Author: Karen Melany Stefani | Email: email@example.com
Karen Stefani 1°, Rocío Foltran 1°, Alba Vieites Prado 2°, Patricia Gaspar 2°, Nicolas Renier 2°, Silvina Diaz 1°
1° Instituto de Biología Celular y Neurociencia ” Prof. E. De Robertis” (IBCN), CONICET – Universidad de Buenos Aires, Ciudad Autónoma de Buenos Aires, Argentina
2° Intitut du Cerveau, Hôpital de la Pitié-Salpêtrière, Paris, France
Perinatal exposure to antidepressants (ADs) may have long term consequences in affective behaviors during childhood. This have been also well characterized in adult mice after postnatal exposition to ADs. Nevertheless, the impact of this kind of exposition on memory tasks, adult neurogenesis as well as brain 5-HT levels has been less explored.

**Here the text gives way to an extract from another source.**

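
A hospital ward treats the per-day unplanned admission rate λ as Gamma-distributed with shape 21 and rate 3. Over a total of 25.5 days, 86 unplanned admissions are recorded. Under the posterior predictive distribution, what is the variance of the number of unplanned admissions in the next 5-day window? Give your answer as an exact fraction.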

Therefore, we orally treated male and female C57BL/6 mice, from postnatal day 2 (P2) to P14 with the AD fluoxetine (10 mg/kg) or vehicle. Survival of newborn neurons in the hippocampus (HC) of adult mice was analyzed through EdU and BrdU labeling, showing a significant decrease of neurons in mice that have received fluoxetine. Whereas 5-HT levels were significantly lower in the HC of Flx-treated mice at P15, brain levels were similar to controls in adult mice. In addition, mice that received Flx assayed in the memory object recognition test and the object pattern separation had a significantly worse performance than control animals. Expression of the immediate early gene c-fos in the dorsal HC was increased by the AD treatment. All in all, our results show that early exposition to Flx in mice affects the development of newborn neurons in the HC with lasting consequences on memory abilities as well as in dorsal hippocampal expression of c-fos after memory tasks.